The Housemaid by Freida McFadden | Thriller Fiction Review

A fun popcorn read despite my many complaints.

My 2 Cents for Free!


The Housemaid by Freida McFadden

Released April 2022
Source: Library Borrow
See more @ Goodreads

I think the entirety of Goodreads has read this before me but my turn with the audio finally came in from the library and I dropped everything else to give it a listen and I have no regrets. These books are always fun and often they are so very silly and that’s exactly why I keep reading them! I never pick one up expecting some literary treasure for the times or a story where every plot hole is secured up nice and tight. I always pick one up when I need something to clear my head and they always do that.

Millie is a down on her luck young woman living out of her car after being released from a ten-year prison stint. She’s having trouble securing a decent job but finally has a little luck when a wealthy family with a creepy looking Children of the Damned daughter offers her a job as their live-in housemaid and gives her a room in the attic with a cot and a scratched-up door that locks from the outside. But the husband is hot and the wife seems nice, so she goes with the flow. Going with the flow means she downplays her looks so as not to tempt the husband and piss off wife Nina. She soon discovers that you don’t want to piss off Nina or their bratty daughter. Almost immediately the gaslighting begins.

As is the case with all of these books, it takes some wild turns but now that I’m thinking things over, I’m a bit disappointed that the kid wasn’t creepy AT ALL. She was just spoiled and growing up to be a terrible person.

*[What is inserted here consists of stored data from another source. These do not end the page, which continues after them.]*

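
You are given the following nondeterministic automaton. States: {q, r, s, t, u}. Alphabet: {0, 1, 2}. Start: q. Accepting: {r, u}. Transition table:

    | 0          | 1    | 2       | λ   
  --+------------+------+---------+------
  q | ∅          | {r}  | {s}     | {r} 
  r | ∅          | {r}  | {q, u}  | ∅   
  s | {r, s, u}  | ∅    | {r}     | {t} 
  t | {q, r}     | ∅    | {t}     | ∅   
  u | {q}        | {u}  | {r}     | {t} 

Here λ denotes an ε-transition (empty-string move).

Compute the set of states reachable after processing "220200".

{q, r, s, t, u}

Start: ε-closure({q}) = {q, r}.
Read '2': q→{s}, r→{q, u}; union {q, s, u}; ε-closure = {q, r, s, t, u}.
Read '2': q→{s}, r→{q, u}, s→{r}, t→{t}, u→{r}; now {q, r, s, t, u}.
Read '0': q→∅, r→∅, s→{r, s, u}, t→{q, r}, u→{q}; union {q, r, s, u}; ε-closure = {q, r, s, t, u}.
Read '2': q→{s}, r→{q, u}, s→{r}, t→{t}, u→{r}; now {q, r, s, t, u}.
Read '0': q→∅, r→∅, s→{r, s, u}, t→{q, r}, u→{q}; union {q, r, s, u}; ε-closure = {q, r, s, t, u}.
Read '0': q→∅, r→∅, s→{r, s, u}, t→{q, r}, u→{q}; union {q, r, s, u}; ε-closure = {q, r, s, t, u}.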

Such a wasted opportunity. Oh well, the book is messed up enough without adding that too, I suppose. Anyhow, stuff and things happen.

There are a few things here that don’t make any kind of sense, but the main one was the gardener with the language barrier. That whole thing bewilders me the more I think about it but to say more would be to ruin things for the one person left who hasn’t read this book yet. These people are terrible but that’s why these books are fun. Even Millie. She has such assholish thoughts about Nina from the very beginning. Here’s one little choice nugget:

“When she throws back her head and laughs her double chin wobbles.”

She thinks this right after Nina gives her a giant bag of beautiful clothes and seems to have nothing but unkind thoughts when it comes to Nina’s looks. Just ick. So unnecessary and gross.

Anyhow, the “laundry machine” makes an appearance here again and there is talk of a character wanting to go out and make “grass angels” on the lawn (instead of snow angels?) which are weird little things that always stick out to me in these books. Do you all make grass angels in areas without snow? Is this a real thing? If so, I apologize for bringing it up again. I even googled it this time and I got nowhere. Also, if you say “laundry machine” instead of "washing machine” I also apologize.

I’m going to give this one a 3 because it hooked me in and didn’t let go but I sometimes didn’t love the narration. The narrator channels Cyndi Lauper for Millie’s voice and it fades in and out while everyone else has a lovely, normal sounding voice. "Skeletal” is pronounced as “skeleetle” (like a beetle) and I laughed and laughed and rewound and laughed some more. I still don’t know why this struck me as funny and I think they pronounce it this way in other countries, but these characters were based in NY. It just added another layer of strangeness to a wild story, but I was grateful for the laugh. Being from the Boston area, I pronounce a lot of things strangely when I get mad, so I guess I'm not one to talk.

Despite my many petty complaints, it IS a fun way to spend a few hours with a group of people doing questionable and terrible things. The ending is shamelessly ridiculous, but the world is a ridiculous place right now so it could happen, lol.

Final Rating: ⭐


Publisher Plot Synopsis 

“Welcome to the family,” Nina Winchester says as I shake her elegant, manicured hand. I smile politely, gazing around the marble hallway. Working here is my last chance to start fresh. I can pretend to be whoever I like. But I’ll soon learn that the Winchesters’ secrets are far more dangerous than my own…

Every day I clean the Winchesters’ beautiful house top to bottom. I collect their daughter from school. And I cook a delicious meal for the whole family before heading up to eat alone in my tiny room on the top floor.

I try to ignore how Nina makes a mess just to watch me clean it up. How she tells strange lies about her own daughter. And how her husband Andrew seems more broken every day. But as I look into Andrew’s handsome brown eyes, so full of pain, it’s hard not to imagine what it would be like to live Nina’s life. The walk-in closet, the fancy car, the perfect husband.

I only try on one of Nina’s pristine white dresses once. Just to see what it’s like. But she soon finds out… and by the time I realize my attic bedroom door only locks from the outside, it’s far too late.

But I reassure myself: the Winchesters don’t know who I really am.

They don’t know what I’m capable of…

An unbelievably twisty read that will have you glued to the pages late into the night. Anyone who loves The Woman in the Window, The Wife Between Us and The Girl on the Train won’t be able to put this down!